The TNFD has developed a market-led, science-based risk management and disclosure framework for organisations to report and act on evolving nature-related risks and opportunities. The TNFD has also developed case studies and sector-specific guidance; a Knowledge Hub that features a curated collection of the latest external resources and market insights on nature-related risks and opportunities; and an open-access Learning Lab that supports self-paced learning about nature-related issues, the TNFD recommendations, and additional guidance.
Human Rights Risk
Managing Human Rights Risks: What Data Do Investors Need?

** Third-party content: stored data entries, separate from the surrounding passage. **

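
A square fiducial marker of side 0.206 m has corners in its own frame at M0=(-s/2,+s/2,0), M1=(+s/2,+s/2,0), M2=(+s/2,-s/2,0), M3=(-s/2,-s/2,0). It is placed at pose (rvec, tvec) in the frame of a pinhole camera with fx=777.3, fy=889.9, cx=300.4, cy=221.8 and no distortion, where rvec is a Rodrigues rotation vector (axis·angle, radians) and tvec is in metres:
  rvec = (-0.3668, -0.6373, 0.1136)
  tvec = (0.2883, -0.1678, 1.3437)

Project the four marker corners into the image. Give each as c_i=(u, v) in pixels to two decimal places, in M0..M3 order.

Intrinsics K: fx=777.3, fy=889.9, cx=300.4, cy=221.8
Marker side s = 0.206 m; corners in marker frame (Z=0):
  M0 = (-0.1030, +0.1030, 0)
  M1 = (+0.1030, +0.1030, 0)
  M2 = (+0.1030, -0.1030, 0)
  M3 = (-0.1030, -0.1030, 0)
rvec = (-0.3668, -0.6373, 0.1136), |rvec| = θ = 0.74404 rad = 42.630°
Rodrigues: sinθ=0.67727, 1−cosθ=0.26426; R = I + sinθ·[k]× + (1−cosθ)·[k]×²:
    [+0.79996 +0.00818 -0.60000]
    [+0.21499 +0.92962 +0.29932]
    [+0.56021 -0.36844 +0.74190]
t = (0.2883, -0.1678, 1.3437) m
M0: Pc = R·M0+t = (+0.20675, -0.09419, +1.24805); u = 777.3·(+0.20675)/1.24805 + 300.4 = 429.1644, v = 889.9·(-0.09419)/1.24805 + 221.8 = 154.6367
M1: Pc = R·M1+t = (+0.37154, -0.04991, +1.36345); u = 777.3·(+0.37154)/1.36345 + 300.4 = 512.2131, v = 889.9·(-0.04991)/1.36345 + 221.8 = 189.2277
M2: Pc = R·M2+t = (+0.36985, -0.24141, +1.43935); u = 777.3·(+0.36985)/1.43935 + 300.4 = 500.1337, v = 889.9·(-0.24141)/1.43935 + 221.8 = 72.5471
M3: Pc = R·M3+t = (+0.20506, -0.28569, +1.32395); u = 777.3·(+0.20506)/1.32395 + 300.4 = 420.7931, v = 889.9·(-0.28569)/1.32395 + 221.8 = 29.7685

c0=(429.16, 154.64) c1=(512.21, 189.23) c2=(500.13, 72.55) c3=(420.79, 29.77)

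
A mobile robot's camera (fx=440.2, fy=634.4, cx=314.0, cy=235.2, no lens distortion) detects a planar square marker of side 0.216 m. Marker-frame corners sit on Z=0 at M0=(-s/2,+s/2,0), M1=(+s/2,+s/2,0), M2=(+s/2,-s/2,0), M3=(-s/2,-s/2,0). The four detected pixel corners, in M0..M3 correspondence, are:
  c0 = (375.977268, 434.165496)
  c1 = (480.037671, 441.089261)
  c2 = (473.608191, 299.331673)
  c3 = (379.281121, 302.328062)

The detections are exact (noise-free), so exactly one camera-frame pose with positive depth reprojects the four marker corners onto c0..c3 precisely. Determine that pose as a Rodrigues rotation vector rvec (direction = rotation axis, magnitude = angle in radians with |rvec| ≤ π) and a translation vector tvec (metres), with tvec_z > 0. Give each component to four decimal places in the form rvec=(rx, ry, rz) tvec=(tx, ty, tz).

Intrinsics K: fx=440.2, fy=634.4, cx=314.0, cy=235.2
Marker side s = 0.216 m; corners in marker frame (Z=0):
  M0 = (-0.1080, +0.1080, 0)
  M1 = (+0.1080, +0.1080, 0)
  M2 = (+0.1080, -0.1080, 0)
  M3 = (-0.1080, -0.1080, 0)
Detected image corners:
  c0 = (375.977268, 434.165496) px
  c1 = (480.037671, 441.089261) px
  c2 = (473.608191, 299.331673) px
  c3 = (379.281121, 302.328062) px
Planar DLT: solve 8×8 A·h = b for H (H[2,2]=1):
  H  [+317.46023 -185.42985 +425.42438]
  H  [-113.60243 +466.68753 +365.87623]
  H  [-0.32928 -0.44909 +1.00000]
B = K⁻¹H; ‖b₁‖=1.012774, ‖b₂‖=1.012774; λ = 2/(‖b₁‖+‖b₂‖) = 0.987388, sign → tz>0 ⇒ λ=+0.987388
r₁ = λ·B[:,0] = (+0.94399,-0.05627,-0.32513); r₂ = λ·B[:,1] = (-0.09962,+0.89076,-0.44343)
r₃ = r₁×r₂ = (+0.31456,+0.45098,+0.83526); SVD([r₁ r₂ r₃]) → R = UVᵀ:
  R  [+0.94399 -0.09962 +0.31456]
  R  [-0.05627 +0.89076 +0.45098]
  R  [-0.32513 -0.44343 +0.83526]
t = (+0.24993, +0.20339, +0.98739) m
tr R = 2.670013; θ = arccos((tr R − 1)/2) = 0.582651 rad = 33.383°
axis k = ((R−Rᵀ)₃₂, (R−Rᵀ)₁₃, (R−Rᵀ)₂₁) / (2 sinθ) = (-0.812747, +0.581283, +0.039393)
rvec = θ·k = (-0.473549, +0.338685, +0.022953)

rvec=(-0.4735, 0.3387, 0.0230) tvec=(0.2499, 0.2034, 0.9874)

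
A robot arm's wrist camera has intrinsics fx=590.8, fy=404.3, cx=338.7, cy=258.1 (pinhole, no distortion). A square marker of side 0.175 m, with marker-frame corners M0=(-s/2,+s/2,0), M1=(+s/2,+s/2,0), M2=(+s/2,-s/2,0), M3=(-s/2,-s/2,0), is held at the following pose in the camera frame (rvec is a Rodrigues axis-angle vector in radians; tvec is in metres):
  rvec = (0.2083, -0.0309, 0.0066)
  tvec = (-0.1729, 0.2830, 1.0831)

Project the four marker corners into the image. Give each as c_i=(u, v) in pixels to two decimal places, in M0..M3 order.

c0=(198.21, 393.66) c1=(292.52, 393.21) c2=(291.90, 332.95) c3=(194.37, 333.12)

Intrinsics K: fx=590.8, fy=404.3, cx=338.7, cy=258.1
Marker side s = 0.175 m; corners in marker frame (Z=0):
  M0 = (-0.0875, +0.0875, 0)
  M1 = (+0.0875, +0.0875, 0)
  M2 = (+0.0875, -0.0875, 0)
  M3 = (-0.0875, -0.0875, 0)
rvec = (0.2083, -0.0309, 0.0066), |rvec| = θ = 0.21068 rad = 12.071°
Rodrigues: sinθ=0.20913, 1−cosθ=0.02211; R = I + sinθ·[k]× + (1−cosθ)·[k]×²:
    [+0.99950 -0.00976 -0.02999]
    [+0.00334 +0.97836 -0.20686]
    [+0.03136 +0.20666 +0.97791]
t = (-0.1729, 0.2830, 1.0831) m
M0: Pc = R·M0+t = (-0.26121, +0.36831, +1.09844); u = 590.8·(-0.26121)/1.09844 + 338.7 = 198.2070, v = 404.3·(+0.36831)/1.09844 + 258.1 = 393.6646
M1: Pc = R·M1+t = (-0.08630, +0.36890, +1.10393); u = 590.8·(-0.08630)/1.10393 + 338.7 = 292.5154, v = 404.3·(+0.36890)/1.10393 + 258.1 = 393.2051
M2: Pc = R·M2+t = (-0.08459, +0.19769, +1.06776); u = 590.8·(-0.08459)/1.06776 + 338.7 = 291.8959, v = 404.3·(+0.19769)/1.06776 + 258.1 = 332.9523
M3: Pc = R·M3+t = (-0.25950, +0.19710, +1.06227); u = 590.8·(-0.25950)/1.06227 + 338.7 = 194.3735, v = 404.3·(+0.19710)/1.06227 + 258.1 = 333.1162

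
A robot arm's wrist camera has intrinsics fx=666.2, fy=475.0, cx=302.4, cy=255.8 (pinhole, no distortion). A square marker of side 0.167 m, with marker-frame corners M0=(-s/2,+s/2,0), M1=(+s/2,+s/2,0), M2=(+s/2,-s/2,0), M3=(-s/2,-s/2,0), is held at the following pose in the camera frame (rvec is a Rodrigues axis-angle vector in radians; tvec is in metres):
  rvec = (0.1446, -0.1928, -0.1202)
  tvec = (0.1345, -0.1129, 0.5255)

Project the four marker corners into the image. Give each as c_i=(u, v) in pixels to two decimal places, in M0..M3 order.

c0=(381.22, 237.83) c1=(572.72, 219.81) c2=(563.81, 70.40) c3=(361.84, 80.23)

Intrinsics K: fx=666.2, fy=475.0, cx=302.4, cy=255.8
Marker side s = 0.167 m; corners in marker frame (Z=0):
  M0 = (-0.0835, +0.0835, 0)
  M1 = (+0.0835, +0.0835, 0)
  M2 = (+0.0835, -0.0835, 0)
  M3 = (-0.0835, -0.0835, 0)
rvec = (0.1446, -0.1928, -0.1202), |rvec| = θ = 0.26931 rad = 15.430°
Rodrigues: sinθ=0.26607, 1−cosθ=0.03605; R = I + sinθ·[k]× + (1−cosθ)·[k]×²:
    [+0.97435 +0.10490 -0.19912]
    [-0.13261 +0.98243 -0.13134]
    [+0.18184 +0.15438 +0.97113]
t = (0.1345, -0.1129, 0.5255) m
M0: Pc = R·M0+t = (+0.06190, -0.01979, +0.52321); u = 666.2·(+0.06190)/0.52321 + 302.4 = 381.2187, v = 475.0·(-0.01979)/0.52321 + 255.8 = 237.8293
M1: Pc = R·M1+t = (+0.22462, -0.04194, +0.55357); u = 666.2·(+0.22462)/0.55357 + 302.4 = 572.7156, v = 475.0·(-0.04194)/0.55357 + 255.8 = 219.8129
M2: Pc = R·M2+t = (+0.20710, -0.20601, +0.52779); u = 666.2·(+0.20710)/0.52779 + 302.4 = 563.8079, v = 475.0·(-0.20601)/0.52779 + 255.8 = 70.4005
M3: Pc = R·M3+t = (+0.04438, -0.18386, +0.49743); u = 666.2·(+0.04438)/0.49743 + 302.4 = 361.8422, v = 475.0·(-0.18386)/0.49743 + 255.8 = 80.2292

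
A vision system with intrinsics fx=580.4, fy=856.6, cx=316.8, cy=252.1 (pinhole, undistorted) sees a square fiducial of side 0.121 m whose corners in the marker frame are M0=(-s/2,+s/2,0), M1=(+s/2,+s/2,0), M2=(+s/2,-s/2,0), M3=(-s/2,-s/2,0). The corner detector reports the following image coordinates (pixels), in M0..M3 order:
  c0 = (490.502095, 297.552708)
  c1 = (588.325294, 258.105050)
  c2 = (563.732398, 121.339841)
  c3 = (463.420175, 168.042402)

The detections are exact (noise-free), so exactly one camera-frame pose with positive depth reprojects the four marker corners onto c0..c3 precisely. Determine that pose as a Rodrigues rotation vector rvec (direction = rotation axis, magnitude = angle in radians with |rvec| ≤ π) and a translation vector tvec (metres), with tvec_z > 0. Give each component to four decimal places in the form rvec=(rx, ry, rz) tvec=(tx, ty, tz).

rvec=(0.2609, 0.2207, -0.3270) tvec=(0.2591, -0.0329, 0.7201)

Intrinsics K: fx=580.4, fy=856.6, cx=316.8, cy=252.1
Marker side s = 0.121 m; corners in marker frame (Z=0):
  M0 = (-0.0605, +0.0605, 0)
  M1 = (+0.0605, +0.0605, 0)
  M2 = (+0.0605, -0.0605, 0)
  M3 = (-0.0605, -0.0605, 0)
Detected image corners:
  c0 = (490.502095, 297.552708) px
  c1 = (588.325294, 258.105050) px
  c2 = (563.732398, 121.339841) px
  c3 = (463.420175, 168.042402) px
Planar DLT: solve 8×8 A·h = b for H (H[2,2]=1):
  H  [+632.51819 +371.59313 +525.67039]
  H  [-430.09748 +1163.00602 +212.92782]
  H  [-0.35335 +0.29980 +1.00000]
B = K⁻¹H; ‖b₁‖=1.388732, ‖b₂‖=1.388732; λ = 2/(‖b₁‖+‖b₂‖) = 0.720081, sign → tz>0 ⇒ λ=+0.720081
r₁ = λ·B[:,0] = (+0.92362,-0.28667,-0.25444); r₂ = λ·B[:,1] = (+0.34319,+0.91412,+0.21588)
r₃ = r₁×r₂ = (+0.17070,-0.28671,+0.94269); SVD([r₁ r₂ r₃]) → R = UVᵀ:
  R  [+0.92362 +0.34319 +0.17070]
  R  [-0.28667 +0.91412 -0.28671]
  R  [-0.25444 +0.21588 +0.94269]
t = (+0.25914, -0.03293, +0.72008) m
tr R = 2.780431; θ = arccos((tr R − 1)/2) = 0.472978 rad = 27.100°
axis k = ((R−Rᵀ)₃₂, (R−Rᵀ)₁₃, (R−Rᵀ)₂₁) / (2 sinθ) = (+0.551641, +0.466638, -0.691333)
rvec = θ·k = (+0.260914, +0.220710, -0.326985)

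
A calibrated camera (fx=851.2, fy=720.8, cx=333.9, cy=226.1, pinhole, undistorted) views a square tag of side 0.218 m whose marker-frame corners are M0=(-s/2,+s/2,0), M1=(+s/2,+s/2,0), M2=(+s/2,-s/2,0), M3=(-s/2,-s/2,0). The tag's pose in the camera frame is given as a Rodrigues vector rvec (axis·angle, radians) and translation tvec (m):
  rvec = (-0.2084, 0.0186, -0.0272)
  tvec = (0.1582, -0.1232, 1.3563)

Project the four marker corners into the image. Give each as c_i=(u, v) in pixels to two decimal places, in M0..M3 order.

c0=(367.04, 218.84) c1=(506.36, 215.41) c2=(497.33, 104.17) c3=(362.59, 107.77)

Intrinsics K: fx=851.2, fy=720.8, cx=333.9, cy=226.1
Marker side s = 0.218 m; corners in marker frame (Z=0):
  M0 = (-0.1090, +0.1090, 0)
  M1 = (+0.1090, +0.1090, 0)
  M2 = (+0.1090, -0.1090, 0)
  M3 = (-0.1090, -0.1090, 0)
rvec = (-0.2084, 0.0186, -0.0272), |rvec| = θ = 0.21099 rad = 12.089°
Rodrigues: sinθ=0.20943, 1−cosθ=0.02218; R = I + sinθ·[k]× + (1−cosθ)·[k]×²:
    [+0.99946 +0.02507 +0.02129]
    [-0.02893 +0.97800 +0.20661]
    [-0.01564 -0.20711 +0.97819]
t = (0.1582, -0.1232, 1.3563) m
M0: Pc = R·M0+t = (+0.05199, -0.01345, +1.33543); u = 851.2·(+0.05199)/1.33543 + 333.9 = 367.0392, v = 720.8·(-0.01345)/1.33543 + 226.1 = 218.8430
M1: Pc = R·M1+t = (+0.26987, -0.01975, +1.33202); u = 851.2·(+0.26987)/1.33202 + 333.9 = 506.3570, v = 720.8·(-0.01975)/1.33202 + 226.1 = 215.4117
M2: Pc = R·M2+t = (+0.26441, -0.23295, +1.37717); u = 851.2·(+0.26441)/1.37717 + 333.9 = 497.3254, v = 720.8·(-0.23295)/1.37717 + 226.1 = 104.1732
M3: Pc = R·M3+t = (+0.04653, -0.22665, +1.38058); u = 851.2·(+0.04653)/1.38058 + 333.9 = 362.5861, v = 720.8·(-0.22665)/1.38058 + 226.1 = 107.7670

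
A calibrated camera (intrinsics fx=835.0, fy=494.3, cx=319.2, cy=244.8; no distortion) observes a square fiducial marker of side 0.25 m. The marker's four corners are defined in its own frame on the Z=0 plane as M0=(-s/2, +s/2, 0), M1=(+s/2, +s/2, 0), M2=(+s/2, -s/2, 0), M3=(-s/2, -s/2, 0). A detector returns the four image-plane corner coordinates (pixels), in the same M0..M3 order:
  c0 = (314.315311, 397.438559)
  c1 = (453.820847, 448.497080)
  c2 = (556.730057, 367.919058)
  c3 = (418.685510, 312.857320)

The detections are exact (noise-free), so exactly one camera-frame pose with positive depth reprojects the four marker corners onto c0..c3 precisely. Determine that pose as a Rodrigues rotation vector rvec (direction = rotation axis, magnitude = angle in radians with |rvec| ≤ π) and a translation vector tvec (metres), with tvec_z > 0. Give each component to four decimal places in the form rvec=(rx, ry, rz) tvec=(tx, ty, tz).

Intrinsics K: fx=835.0, fy=494.3, cx=319.2, cy=244.8
Marker side s = 0.25 m; corners in marker frame (Z=0):
  M0 = (-0.1250, +0.1250, 0)
  M1 = (+0.1250, +0.1250, 0)
  M2 = (+0.1250, -0.1250, 0)
  M3 = (-0.1250, -0.1250, 0)
Detected image corners:
  c0 = (314.315311, 397.438559) px
  c1 = (453.820847, 448.497080) px
  c2 = (556.730057, 367.919058) px
  c3 = (418.685510, 312.857320) px
Planar DLT: solve 8×8 A·h = b for H (H[2,2]=1):
  H  [+620.21051 -384.25331 +436.73347]
  H  [+269.16166 +356.65785 +382.53137]
  H  [+0.14932 +0.06940 +1.00000]
B = K⁻¹H; ‖b₁‖=0.844932, ‖b₂‖=0.844932; λ = 2/(‖b₁‖+‖b₂‖) = 1.183527, sign → tz>0 ⇒ λ=+1.183527
r₁ = λ·B[:,0] = (+0.81153,+0.55695,+0.17672); r₂ = λ·B[:,1] = (-0.57604,+0.81329,+0.08214)
r₃ = r₁×r₂ = (-0.09798,-0.16845,+0.98083); SVD([r₁ r₂ r₃]) → R = UVᵀ:
  R  [+0.81153 -0.57604 -0.09798]
  R  [+0.55695 +0.81329 -0.16845]
  R  [+0.17672 +0.08214 +0.98083]
t = (+0.16659, +0.32978, +1.18353) m
tr R = 2.605642; θ = arccos((tr R − 1)/2) = 0.638784 rad = 36.600°
axis k = ((R−Rᵀ)₃₂, (R−Rᵀ)₁₃, (R−Rᵀ)₂₁) / (2 sinθ) = (+0.210151, -0.230365, +0.950141)
rvec = θ·k = (+0.134241, -0.147153, +0.606935)

rvec=(0.1342, -0.1472, 0.6069) tvec=(0.1666, 0.3298, 1.1835)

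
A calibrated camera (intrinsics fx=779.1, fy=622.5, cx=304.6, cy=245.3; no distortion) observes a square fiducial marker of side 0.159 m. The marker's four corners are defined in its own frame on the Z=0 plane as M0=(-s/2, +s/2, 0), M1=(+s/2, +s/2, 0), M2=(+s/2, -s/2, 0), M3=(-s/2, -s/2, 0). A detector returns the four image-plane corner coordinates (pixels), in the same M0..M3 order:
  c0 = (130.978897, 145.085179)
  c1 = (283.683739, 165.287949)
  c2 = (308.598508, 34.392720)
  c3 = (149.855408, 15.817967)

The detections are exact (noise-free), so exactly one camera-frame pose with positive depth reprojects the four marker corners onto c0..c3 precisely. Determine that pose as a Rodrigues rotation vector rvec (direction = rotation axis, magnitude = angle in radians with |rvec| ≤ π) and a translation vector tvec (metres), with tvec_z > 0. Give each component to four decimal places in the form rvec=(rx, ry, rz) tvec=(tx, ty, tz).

Intrinsics K: fx=779.1, fy=622.5, cx=304.6, cy=245.3
Marker side s = 0.159 m; corners in marker frame (Z=0):
  M0 = (-0.0795, +0.0795, 0)
  M1 = (+0.0795, +0.0795, 0)
  M2 = (+0.0795, -0.0795, 0)
  M3 = (-0.0795, -0.0795, 0)
Detected image corners:
  c0 = (130.978897, 145.085179) px
  c1 = (283.683739, 165.287949) px
  c2 = (308.598508, 34.392720) px
  c3 = (149.855408, 15.817967) px
Planar DLT: solve 8×8 A·h = b for H (H[2,2]=1):
  H  [+954.45168 -87.76540 +217.38306]
  H  [+111.87522 +838.63046 +91.23815]
  H  [-0.11270 +0.22802 +1.00000]
B = K⁻¹H; ‖b₁‖=1.293688, ‖b₂‖=1.293688; λ = 2/(‖b₁‖+‖b₂‖) = 0.772984, sign → tz>0 ⇒ λ=+0.772984
r₁ = λ·B[:,0] = (+0.98102,+0.17325,-0.08712); r₂ = λ·B[:,1] = (-0.15599,+0.97191,+0.17626)
r₃ = r₁×r₂ = (+0.11520,-0.15932,+0.98048); SVD([r₁ r₂ r₃]) → R = UVᵀ:
  R  [+0.98102 -0.15599 +0.11520]
  R  [+0.17325 +0.97191 -0.15932]
  R  [-0.08712 +0.17626 +0.98048]
t = (-0.08653, -0.19130, +0.77298) m
tr R = 2.933405; θ = arccos((tr R − 1)/2) = 0.258782 rad = 14.827°
axis k = ((R−Rᵀ)₃₂, (R−Rᵀ)₁₃, (R−Rᵀ)₂₁) / (2 sinθ) = (+0.655684, +0.395306, +0.643282)
rvec = θ·k = (+0.169679, +0.102298, +0.166470)

rvec=(0.1697, 0.1023, 0.1665) tvec=(-0.0865, -0.1913, 0.7730)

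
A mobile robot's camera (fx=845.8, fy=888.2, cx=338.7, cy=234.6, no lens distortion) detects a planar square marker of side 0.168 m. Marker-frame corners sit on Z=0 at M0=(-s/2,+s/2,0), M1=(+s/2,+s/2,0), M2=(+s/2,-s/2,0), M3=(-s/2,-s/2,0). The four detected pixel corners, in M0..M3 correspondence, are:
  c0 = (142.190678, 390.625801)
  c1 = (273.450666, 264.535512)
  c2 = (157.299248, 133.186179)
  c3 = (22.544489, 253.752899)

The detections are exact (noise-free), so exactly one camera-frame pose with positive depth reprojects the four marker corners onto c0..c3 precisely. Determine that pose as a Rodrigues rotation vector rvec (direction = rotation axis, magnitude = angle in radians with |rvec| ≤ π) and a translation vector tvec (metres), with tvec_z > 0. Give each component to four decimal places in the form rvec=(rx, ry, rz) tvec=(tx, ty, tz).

Intrinsics K: fx=845.8, fy=888.2, cx=338.7, cy=234.6
Marker side s = 0.168 m; corners in marker frame (Z=0):
  M0 = (-0.0840, +0.0840, 0)
  M1 = (+0.0840, +0.0840, 0)
  M2 = (+0.0840, -0.0840, 0)
  M3 = (-0.0840, -0.0840, 0)
Detected image corners:
  c0 = (142.190678, 390.625801) px
  c1 = (273.450666, 264.535512) px
  c2 = (157.299248, 133.186179) px
  c3 = (22.544489, 253.752899) px
Planar DLT: solve 8×8 A·h = b for H (H[2,2]=1):
  H  [+823.64279 +696.59567 +149.90224]
  H  [-678.22172 +789.24206 +259.22606]
  H  [+0.21430 -0.03356 +1.00000]
B = K⁻¹H; ‖b₁‖=1.227666, ‖b₂‖=1.227666; λ = 2/(‖b₁‖+‖b₂‖) = 0.814554, sign → tz>0 ⇒ λ=+0.814554
r₁ = λ·B[:,0] = (+0.72331,-0.66809,+0.17456); r₂ = λ·B[:,1] = (+0.68181,+0.73102,-0.02733)
r₃ = r₁×r₂ = (-0.10934,+0.13879,+0.98427); SVD([r₁ r₂ r₃]) → R = UVᵀ:
  R  [+0.72331 +0.68181 -0.10934]
  R  [-0.66809 +0.73102 +0.13879]
  R  [+0.17456 -0.02733 +0.98427]
t = (-0.18182, +0.02258, +0.81455) m
tr R = 2.438602; θ = arccos((tr R − 1)/2) = 0.768001 rad = 44.003°
axis k = ((R−Rᵀ)₃₂, (R−Rᵀ)₁₃, (R−Rᵀ)₂₁) / (2 sinθ) = (-0.119563, -0.204334, -0.971572)
rvec = θ·k = (-0.091824, -0.156929, -0.746168)

rvec=(-0.0918, -0.1569, -0.7462) tvec=(-0.1818, 0.0226, 0.8146)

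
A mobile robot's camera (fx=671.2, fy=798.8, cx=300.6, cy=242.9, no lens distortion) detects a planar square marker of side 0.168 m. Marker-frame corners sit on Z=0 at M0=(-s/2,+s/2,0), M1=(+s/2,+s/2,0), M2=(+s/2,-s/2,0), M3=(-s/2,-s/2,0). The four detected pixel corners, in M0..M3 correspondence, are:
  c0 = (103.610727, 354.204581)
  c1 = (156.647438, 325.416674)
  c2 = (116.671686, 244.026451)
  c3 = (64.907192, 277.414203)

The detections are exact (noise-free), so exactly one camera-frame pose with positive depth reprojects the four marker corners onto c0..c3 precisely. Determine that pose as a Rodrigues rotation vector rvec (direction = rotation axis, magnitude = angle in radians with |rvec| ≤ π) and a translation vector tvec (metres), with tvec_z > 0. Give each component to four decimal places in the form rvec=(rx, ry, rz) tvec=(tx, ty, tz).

rvec=(0.2438, 0.4341, -0.4564) tvec=(-0.4157, 0.1064, 1.4634)

Intrinsics K: fx=671.2, fy=798.8, cx=300.6, cy=242.9
Marker side s = 0.168 m; corners in marker frame (Z=0):
  M0 = (-0.0840, +0.0840, 0)
  M1 = (+0.0840, +0.0840, 0)
  M2 = (+0.0840, -0.0840, 0)
  M3 = (-0.0840, -0.0840, 0)
Detected image corners:
  c0 = (103.610727, 354.204581) px
  c1 = (156.647438, 325.416674) px
  c2 = (116.671686, 244.026451) px
  c3 = (64.907192, 277.414203) px
Planar DLT: solve 8×8 A·h = b for H (H[2,2]=1):
  H  [+277.56534 +243.90667 +109.92164]
  H  [-278.37703 +497.16917 +300.96771]
  H  [-0.31117 +0.08909 +1.00000]
B = K⁻¹H; ‖b₁‖=0.683351, ‖b₂‖=0.683351; λ = 2/(‖b₁‖+‖b₂‖) = 1.463377, sign → tz>0 ⇒ λ=+1.463377
r₁ = λ·B[:,0] = (+0.80909,-0.37151,-0.45536); r₂ = λ·B[:,1] = (+0.47339,+0.87115,+0.13038)
r₃ = r₁×r₂ = (+0.34825,-0.32104,+0.88071); SVD([r₁ r₂ r₃]) → R = UVᵀ:
  R  [+0.80909 +0.47339 +0.34825]
  R  [-0.37151 +0.87115 -0.32104]
  R  [-0.45536 +0.13038 +0.88071]
t = (-0.41572, +0.10638, +1.46338) m
tr R = 2.560957; θ = arccos((tr R − 1)/2) = 0.675365 rad = 38.696°
axis k = ((R−Rᵀ)₃₂, (R−Rᵀ)₁₃, (R−Rᵀ)₂₁) / (2 sinθ) = (+0.361031, +0.642695, -0.675722)
rvec = θ·k = (+0.243828, +0.434054, -0.456359)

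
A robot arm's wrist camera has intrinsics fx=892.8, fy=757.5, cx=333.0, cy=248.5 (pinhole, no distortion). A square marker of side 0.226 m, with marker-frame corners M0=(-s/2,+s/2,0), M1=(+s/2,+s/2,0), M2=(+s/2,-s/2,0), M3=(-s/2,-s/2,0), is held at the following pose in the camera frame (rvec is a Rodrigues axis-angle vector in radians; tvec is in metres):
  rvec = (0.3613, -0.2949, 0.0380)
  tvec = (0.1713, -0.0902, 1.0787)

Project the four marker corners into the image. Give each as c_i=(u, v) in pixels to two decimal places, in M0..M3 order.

Intrinsics K: fx=892.8, fy=757.5, cx=333.0, cy=248.5
Marker side s = 0.226 m; corners in marker frame (Z=0):
  M0 = (-0.1130, +0.1130, 0)
  M1 = (+0.1130, +0.1130, 0)
  M2 = (+0.1130, -0.1130, 0)
  M3 = (-0.1130, -0.1130, 0)
rvec = (0.3613, -0.2949, 0.0380), |rvec| = θ = 0.46792 rad = 26.810°
Rodrigues: sinθ=0.45103, 1−cosθ=0.10749; R = I + sinθ·[k]× + (1−cosθ)·[k]×²:
    [+0.95660 -0.08894 -0.27752]
    [-0.01568 +0.93520 -0.35376]
    [+0.29100 +0.34276 +0.89322]
t = (0.1713, -0.0902, 1.0787) m
M0: Pc = R·M0+t = (+0.05315, +0.01725, +1.08455); u = 892.8·(+0.05315)/1.08455 + 333.0 = 376.7570, v = 757.5·(+0.01725)/1.08455 + 248.5 = 260.5482
M1: Pc = R·M1+t = (+0.26935, +0.01371, +1.15031); u = 892.8·(+0.26935)/1.15031 + 333.0 = 542.0486, v = 757.5·(+0.01371)/1.15031 + 248.5 = 257.5258
M2: Pc = R·M2+t = (+0.28945, -0.19765, +1.07285); u = 892.8·(+0.28945)/1.07285 + 333.0 = 573.8691, v = 757.5·(-0.19765)/1.07285 + 248.5 = 108.9467
M3: Pc = R·M3+t = (+0.07325, -0.19411, +1.00709); u = 892.8·(+0.07325)/1.00709 + 333.0 = 397.9415, v = 757.5·(-0.19411)/1.00709 + 248.5 = 102.4991

c0=(376.76, 260.55) c1=(542.05, 257.53) c2=(573.87, 108.95) c3=(397.94, 102.50)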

Investors need different types of data to properly understand how risks to people can create financial and reputational risk. This report from PRI can help you to understand the drivers of such data needs; companies' inherent human rights risks; how the board and senior leaders can help embed human rights-related commitments into company culture and practice; the quality of companies’ human rights due diligence; and more. This report also provides recommendations for disclosing relevant data.
Other Resources
Sustainability-related risks and opportunities and the disclosure of material information
This guide from the IFRS Foundation can help you to identify and disclose material information about sustainability-related risks and opportunities that could reasonably be expected to affect your cash flows, access to finance, or cost of capital over the short, medium, or long term. The content is structured into three chapters, covering the definition of material information and its application in ISSB Standards; sustainability-related risks and opportunities that could reasonably be expected to affect a company; and a four-step process for identifying and disclosing material information.